We had one boss get all cranky that people were using Facebook "all day in the monitoring reports". Until I walked into his office and told him HE was on Facebook *right now*. He blinked. "What?!"

"Your Reports are showing traffic from people's Facebook App on their iPhones in their pockets. Ding. Ding. You've got an update!"

Heh. So you do have to know what you're looking for and what you're looking at when you find it...
 
All depends on if it's a "casual look" by someone without all the admin level IT access to the device and devices in the path (someone not in IT seeing you in the scheduling system) or a hard look by an IT person.
Difficulty level: trivial, even without a greybeard.
 
smirking-face_1f60f.png
 
Difficulty level: trivial, even without a greybeard.

Yeah, people usually aren't as tricky as they think they are. And the few who are tricky usually can't hide stuff from an entire team of pros looking for what they did if the boss says "stop working on things that make or save us money and go look through logs so I can fire an idiot..." ;)

By the way since I'm typing ... tweaking a multi antenna wifi system to ignore users in a particular physical location is pretty easy. Super simplified -- if there's three access points on the aircraft, and say antenna 1 is Fore, 2 center, 3 aft... anything below a certain signal strength reaching antenna 1 that's also weaker at 2 and 3... is probably gforward of the pax cabin. RF physics. (Gets tricky on the ground when reflections are coming off of buildings and other aircraft but it generally works.)

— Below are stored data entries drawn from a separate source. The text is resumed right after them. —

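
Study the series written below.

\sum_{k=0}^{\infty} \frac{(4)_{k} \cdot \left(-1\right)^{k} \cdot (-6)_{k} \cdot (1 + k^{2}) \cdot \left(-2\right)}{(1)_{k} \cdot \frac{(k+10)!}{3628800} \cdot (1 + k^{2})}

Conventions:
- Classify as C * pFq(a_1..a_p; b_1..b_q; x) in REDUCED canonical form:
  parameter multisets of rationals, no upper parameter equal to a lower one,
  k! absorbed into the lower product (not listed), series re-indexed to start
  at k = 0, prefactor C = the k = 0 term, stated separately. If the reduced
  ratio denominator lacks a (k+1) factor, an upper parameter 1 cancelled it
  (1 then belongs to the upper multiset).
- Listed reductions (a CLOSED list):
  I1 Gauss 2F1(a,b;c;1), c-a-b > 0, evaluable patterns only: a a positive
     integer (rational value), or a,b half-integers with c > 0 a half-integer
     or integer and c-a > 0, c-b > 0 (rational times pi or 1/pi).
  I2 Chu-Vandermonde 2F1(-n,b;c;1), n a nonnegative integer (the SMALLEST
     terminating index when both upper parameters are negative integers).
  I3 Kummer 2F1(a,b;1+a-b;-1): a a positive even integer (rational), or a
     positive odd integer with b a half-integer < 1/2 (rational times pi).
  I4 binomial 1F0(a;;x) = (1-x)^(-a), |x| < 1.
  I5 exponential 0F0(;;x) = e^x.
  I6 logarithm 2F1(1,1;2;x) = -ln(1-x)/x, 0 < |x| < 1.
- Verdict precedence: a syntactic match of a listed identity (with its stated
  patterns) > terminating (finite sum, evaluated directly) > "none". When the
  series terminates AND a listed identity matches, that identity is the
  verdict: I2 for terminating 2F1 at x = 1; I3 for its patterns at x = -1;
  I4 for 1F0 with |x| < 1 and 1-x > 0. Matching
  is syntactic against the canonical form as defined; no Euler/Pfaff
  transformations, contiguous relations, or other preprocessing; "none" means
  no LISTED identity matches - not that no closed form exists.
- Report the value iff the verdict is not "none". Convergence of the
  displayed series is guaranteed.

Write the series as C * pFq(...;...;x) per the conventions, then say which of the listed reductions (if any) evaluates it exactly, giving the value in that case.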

Can help that algorithm along by using directional gain antennas only pointed aft, too. ;)

No idea what GoGo uses or does, but I have designed RF systems that ignore wifi users outside the building in the parking lot just by making signal strength rules. And other similar techniques with antenna gain and direction.

I don't think the tech was looking for a date. :) :) :)
 
It was the technician responsible for maintainance on the aircraft system. I'm a line pilot, why would I be taking to a sales rep?



Dude looked like this:

asian-korean-technician-repairing-copy-machine-a16e21.jpg


Not my type.


Well, clearly it isn't @tonyw because he's doing something technological! :)
 
We need to turn our wifi off on our iPads prior to the pushback checklist and have all applications closed except for JeppFD and the Content Locker stuff prior to engine start.
 
1. Each device has a MAC address. They can pull the logs from every plane you've flown in the last month, and if there's a common MAC address on each of them, you're probably the only common link between those flights. (But this is labor intensive.)

2. They can pull the logs from a company site like flica and see when you logged in and see if any of those times were from the IP address of the planes wifi. (Easy)

Most of the time if you get caught on flica, it's because someone ratted you out. You picked up a trip that they wanted, and they knew you were in flight. Next thing you know, carpet dance.

If somebody has to tell you not to pick up trips in open time, respond to company emails, make chances on flica, etc etc. while you are flying, it is almost worse than binding your new hire packet....
 
We need to turn our wifi off on our iPads prior to the pushback checklist and have all applications closed except for JeppFD and the Content Locker stuff prior to engine start.

I'm afraid if I turn my surface screen off that it may never come back! I guess now that means I don't have a checklist either!
 
It was the technician responsible for maintainance on the aircraft system. I'm a line pilot, why would I be taking to a sales rep?



Dude looked like this:

asian-korean-technician-repairing-copy-machine-a16e21.jpg


Not my type.

Ah. You said "rep" and I filled in "sales rep". My bad.

I still don't believe they have the precision to tell which seat is making which connection remotely though.